Efficient Retrieval of Partial Documents
Justin Zobel
Department of Computer Science,
RMIT, GPO Box 2476V,
Melbourne 3001, Australia.
Alistair Moffat
Department of Computer Science,
The University of Melbourne,
Parkville 3052, Australia.
Ross Wilkinson
Department of Computer Science,
RMIT, GPO Box 2476V,
Melbourne 3001, Australia.
Ron Sacks-Davis
Faculty of Applied Science,
RMIT, GPO Box 2476V,
Melbourne 3001, Australia.
Status
Information Processing and Management, 31(3):361-377, 1995.
Abstract
Management and retrieval of large volumes of text can be expensive in
both space and time.

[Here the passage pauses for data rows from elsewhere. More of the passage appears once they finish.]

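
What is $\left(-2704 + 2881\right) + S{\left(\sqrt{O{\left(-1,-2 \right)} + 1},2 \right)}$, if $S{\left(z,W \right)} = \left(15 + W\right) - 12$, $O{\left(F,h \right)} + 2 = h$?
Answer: $182$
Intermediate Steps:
$O{\left(F,h \right)} = -2 + h$
$S{\left(z,W \right)} = 3 + W$
$\left(-2704 + 2881\right) + S{\left(\sqrt{O{\left(-1,-2 \right)} + 1},2 \right)} = \left(-2704 + 2881\right) + \left(3 + 2\right) = 177 + 5 = 182$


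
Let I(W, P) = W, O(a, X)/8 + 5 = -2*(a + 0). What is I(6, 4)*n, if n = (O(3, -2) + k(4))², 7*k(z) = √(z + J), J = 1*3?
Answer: 325254/7 - 1056*√7/7 ≈ 46066.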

Moreover, the range of document sizes in a large
collection such as {\trec} presents difficulties for both the retrieval
mechanism and the user. We consider division of documents into parts
as a solution to the problem of the range of document sizes and show
that, for databases with long documents, use of document parts can
improve the quality of the information presented to the user. We also
describe the compressed text database system we use to manage the
{\trec} collection; the compressed inverted files with which it is
indexed; and the techniques we use to evaluate the {\trec} queries,
both on whole documents and on document parts.